In Islamic Investment v Cains Advocates, 19 November 2013, the Isle of Man appellate court dismissed an appeal against an order striking out a claim for negligence and other economic torts against an Isle of Man law firm, arising out of the conduct of its advocacy on an application under section 61 of the Trustee Act 1961.
In AG v D, 7 December 2010, the Isle of Man Court of General Gaol Delivery had made various wasted costs orders against both the prosecution and defence advocates involved in interlocutory hearings and a trial in criminal proceedings. These wasted costs orders were quashed, on appeal to the High Court of Justice, by a judgment delivered by Deemster Doyle on 5 December 2012, in Taylor and Neale v Court of General Gaol Delivery. Deemster Doyle note that: “where wasted costs proceedings taking up many days of court time … and the judgments in the wasted costs proceedings cover over 260 pages … it is apparent that something has gone wrong”.
The Bermuda courts have also been busy dealing with lawyers’ liability issues, although mainly in cases of relatively modest value.
In Bermuda Investment Advisory Services Ltd v Aurelia Research (Bermuda) Limited  SC (Bda) 48 Civ, the Supreme Court of Bermuda made a wasted costs order against a Bermuda lawyer personally, and against his firm, relating to the negligent conduct of litigation.

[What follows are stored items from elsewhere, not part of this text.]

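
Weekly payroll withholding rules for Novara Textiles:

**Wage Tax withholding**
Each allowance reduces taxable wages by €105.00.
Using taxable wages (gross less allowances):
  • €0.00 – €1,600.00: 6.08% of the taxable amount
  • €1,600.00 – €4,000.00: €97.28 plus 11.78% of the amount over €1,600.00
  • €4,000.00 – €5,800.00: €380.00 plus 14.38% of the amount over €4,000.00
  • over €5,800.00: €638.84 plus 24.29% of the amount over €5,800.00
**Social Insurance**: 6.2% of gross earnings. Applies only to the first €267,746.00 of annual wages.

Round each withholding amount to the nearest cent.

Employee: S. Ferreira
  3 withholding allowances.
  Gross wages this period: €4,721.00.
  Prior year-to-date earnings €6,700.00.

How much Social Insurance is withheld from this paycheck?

Social Insurance: 6.2% × €4,721.00 = €292.70

€292.70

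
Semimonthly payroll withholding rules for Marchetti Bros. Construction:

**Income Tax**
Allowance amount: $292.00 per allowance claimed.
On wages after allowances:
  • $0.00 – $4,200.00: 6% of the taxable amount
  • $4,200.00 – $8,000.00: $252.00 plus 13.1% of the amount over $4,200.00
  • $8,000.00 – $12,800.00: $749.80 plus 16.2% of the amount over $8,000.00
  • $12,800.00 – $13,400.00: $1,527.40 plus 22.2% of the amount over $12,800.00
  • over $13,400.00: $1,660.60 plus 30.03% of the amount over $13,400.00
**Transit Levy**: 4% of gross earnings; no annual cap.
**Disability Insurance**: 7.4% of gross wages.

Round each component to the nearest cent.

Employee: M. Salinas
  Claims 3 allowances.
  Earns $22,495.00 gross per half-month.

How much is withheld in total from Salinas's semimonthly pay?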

The Court was troubled by the question whether both the lawyer personally, and his firm, should be liable for the wasted costs order, but concluded that both were directly liable, jointly and severally, given the wording of the relevant Bermuda rules (RSC Order 62).
In Swan v Woolridge  SC (Bda) 9 Civ, the Supreme Court of Bermuda gave judgment in favour of a former client against her lawyer, in circumstances where the lawyer had charged the client an excessive amount of default interest, at the rate of 60% per year (or up to 69% per year, if compounded). The Judge’s findings were critical of the lawyer, rejecting his evidence, and describing his communications with his client as “misleading”. The Judge ordered repayment by the lawyer of all sums that had been overcharged, with interest at the statutory rate of 7%.
Similarly, in Harshaw v Reid  SC (Bda) 18 Civ, the Supreme Court of Bermuda dismissed a lawyer’s claim for unpaid fees against a former client, in circumstances where the lawyer sought to charge his client 18% per annum default interest. The Judge’s findings were critical of the lawyer, rejecting his evidence and describing his billing practices as “very deceptive and no doubt confusing”. The Judge also held, in dismissing the lawyer’s claim, that the client “did not receive value for the money she has been charged”, in that the lawyer had “failed to adequately advise” or “carry out [the client’s] instructions”, and “generally protracted the matter to the detriment of the [client]”.
It remains to be seen how an offshore Court will react to a “bet the house” professional negligence claim being asserted against one of the major “offshore magic circle” claims, but it can only be a matter of time before such a claim emerges for consideration.